Bereits formal unterscheidet sich der Autobahnkurier 116i schon auf den ersten Blick erheblich von seinen – modern gestylten – Geschwistern. Die sorgen mit ihren Flügeltüren und futuristischen Formen überall, wo sie auftauchen für großes Aufsehen. Der 116i mit den geteilten Heckfenstern und der großen Heckfinne ist hingegen eine Hommage an längst vergangene Zeiten, an die großen automobilen Formen der 1930er-Jahre. Zwischen den großen, freistehenden Scheinwerfern thront, wie bei Rolls-Royce, auf dem Kühler das Markenzeichen: Bei Isdera ist es ein Flügel schwingender Adler.

Im Lastenheft für den Autobahnkurier 116i standen nur einige wenige, aber dafür recht eindeutige und kompromisslose Vorgaben. Etwa die Realisierung eines absolut stilechten und konsequenten Designs der Streamline-Aera, verbunden mit den technischen Komponenten eines Mercedes W 126. Sprich: Die Ausstrahlung von früher in Verbindung mit den Annehmlichkeiten moderner, zuverlässiger Technik. Breite Reifen-Aufstandsflächen waren gefragt, außerdem heutige Selbstverständlichkeiten wie Servobremse und -lenkung, ABS, Klimaanlage mit automatischer Temperaturregelung, eine wirklich wärmende Heizung, elektrische Fensterheber und Sitzverstellung plus Sitzheizung. Realisiert werden sollte das alles in einem Fahrzeug ohne absturzgefährdete Computersysteme.

Knüller des 5,6 Meter langen Autobahnkurier mit den freistehenden Kotflügeln und den großen Scheinwerfern sind seine Antriebsaggregate. Jawohl, Aggregate, im Plural. Denn Schulz installiert unter der rund zwei Meter langen Motorhaube gleich zwei V8-Motoren von Mercedes-Benz mit je fünf Litern Hubraum und rund 300 PS. Damit hat der vierradgetriebene Wagen satte zehn Liter Hubraum und 600 Pferdestärken, dazu sagenhafte 900 Nm bei 2.700 U/min, gekoppelt an eine Fünf-Gang-Automatik. Und weil es so schön ist, hat der Isdera auch gleich zwei Anlasserknöpfe.

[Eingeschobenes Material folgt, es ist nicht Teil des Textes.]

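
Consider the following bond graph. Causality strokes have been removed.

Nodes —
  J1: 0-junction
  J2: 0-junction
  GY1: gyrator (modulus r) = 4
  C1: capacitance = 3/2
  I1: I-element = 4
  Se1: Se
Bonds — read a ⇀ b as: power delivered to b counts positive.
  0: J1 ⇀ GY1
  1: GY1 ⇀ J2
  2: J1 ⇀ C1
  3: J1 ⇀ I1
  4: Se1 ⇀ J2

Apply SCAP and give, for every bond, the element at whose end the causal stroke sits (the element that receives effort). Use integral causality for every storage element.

b0 |GY1
b1 |GY1
b2 |J1
b3 |I1
b4 |J2

#4 →J2  (Se1 fixes effort; stroke away)
#1 →GY1  (J2: bond 4 brought effort, rest push out)
#0 →GY1  (GY GY1: same side as bond 1)
#2 →J1  (C1 integral (e out))
#3 →I1  (J1 effort already set via bond 2)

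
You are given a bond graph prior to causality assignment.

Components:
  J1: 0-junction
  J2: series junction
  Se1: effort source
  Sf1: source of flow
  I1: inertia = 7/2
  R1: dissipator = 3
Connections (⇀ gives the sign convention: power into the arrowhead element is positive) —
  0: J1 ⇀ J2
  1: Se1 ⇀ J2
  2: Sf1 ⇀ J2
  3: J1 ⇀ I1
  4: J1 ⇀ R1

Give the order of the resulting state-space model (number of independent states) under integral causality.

#1 stroke at J2  (source Se1 imposes e)
#2 stroke at Sf1  (Sf1 (Sf) sets flow on bond)
#0 stroke at J2  (common-f at J2 fixed by 2)
#3 stroke at I1  (I1: I, integral causality)
#4 stroke at J1  (J1 needs exactly one e-in)

1  (I1 all integral)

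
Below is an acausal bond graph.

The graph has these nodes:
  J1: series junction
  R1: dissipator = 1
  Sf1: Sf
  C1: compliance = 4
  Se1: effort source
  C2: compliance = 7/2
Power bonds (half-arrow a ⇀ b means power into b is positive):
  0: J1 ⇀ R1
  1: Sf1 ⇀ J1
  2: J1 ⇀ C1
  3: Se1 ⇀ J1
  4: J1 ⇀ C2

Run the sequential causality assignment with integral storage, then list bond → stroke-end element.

bond 0 →J1
bond 1 →Sf1
bond 2 →J1
bond 3 →J1
bond 4 →J1

bond 1 stroke→Sf1  (Sf1 (Sf) sets flow on bond)
bond 3 stroke→J1  (Se1 fixes effort; stroke away)
bond 0 stroke→J1  (1-jn J1 has f-setter on 1)
bond 2 stroke→J1  (J1 flow already set via bond 1)
bond 4 stroke→J1  (1-jn J1 has f-setter on 1)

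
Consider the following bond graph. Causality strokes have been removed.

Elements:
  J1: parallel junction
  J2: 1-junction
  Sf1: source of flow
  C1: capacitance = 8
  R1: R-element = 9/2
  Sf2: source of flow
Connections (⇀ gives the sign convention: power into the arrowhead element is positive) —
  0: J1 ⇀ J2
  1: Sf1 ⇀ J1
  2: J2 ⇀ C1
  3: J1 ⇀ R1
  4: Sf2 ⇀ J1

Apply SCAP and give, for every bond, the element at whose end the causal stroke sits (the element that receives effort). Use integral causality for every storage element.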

Beide Triebswerke arbeiten voneinander unabhängig. Der vordere Motor treibt die Vorderräder an. Der zweite, hintere Motor treibt die Räder am Heck. So kann der Wagen wahlweise mit Vorderrad- oder mit Hinterradantrieb – und natürlich auch mit Allradantrieb – bewegt werden. Das Isdera-Team verrät, dass der Antrieb ausbaufähig sei – etwa in Richtung Hybrid.

Klar ist auch, dass die runden Anzeigeinstrumente der Isdera-Fahrzeugserie im Autobahnkurier Einzug gehalten haben, eingelassen in einem Marmor-Tableau. Und das ganze Instrumentarium ist in einem Armaturenbrett aus echtem, dickem Holz aufmontiert. Im Armaturenbrett fand auch ein Becker-Mexico-Radio im Nadelstreifen-Design seinen Platz. Zusammen mit jeder Menge Hightech, verpackt im stylishen Retro-Look. Weitere technische Daten: Der Tankinhalt liegt bei 140 Litern, der Heckkofferraum soll ein Fassungsvermögen von 333 Liter haben.

Der 5,61 Meter lange, 1,95 Meter breite und 1,56 Meterhohe Autobahnkurier soll vollgasfest sein und eine Höchstgeschwindigkeit von immerhin 242 km/h erreichen. Erstmals präsentiert wurde der Autobahnkurier, der sich in seiner Optik an den Mitte der 30er-Jahre gebauten Mercedes-Autobahn-Kurierwagen orientiert, am 2. und 3. September 2006 zum Concours d´ Elegance des Automobilclubs von Deutschland (AvD) am Schloss Schwetzingen. Seither ist er unter anderem regelmäßiger – und immer wieder viel bestaunter – Gast beim AvD-Oldtimer-Grand-Prix am Nürburgring.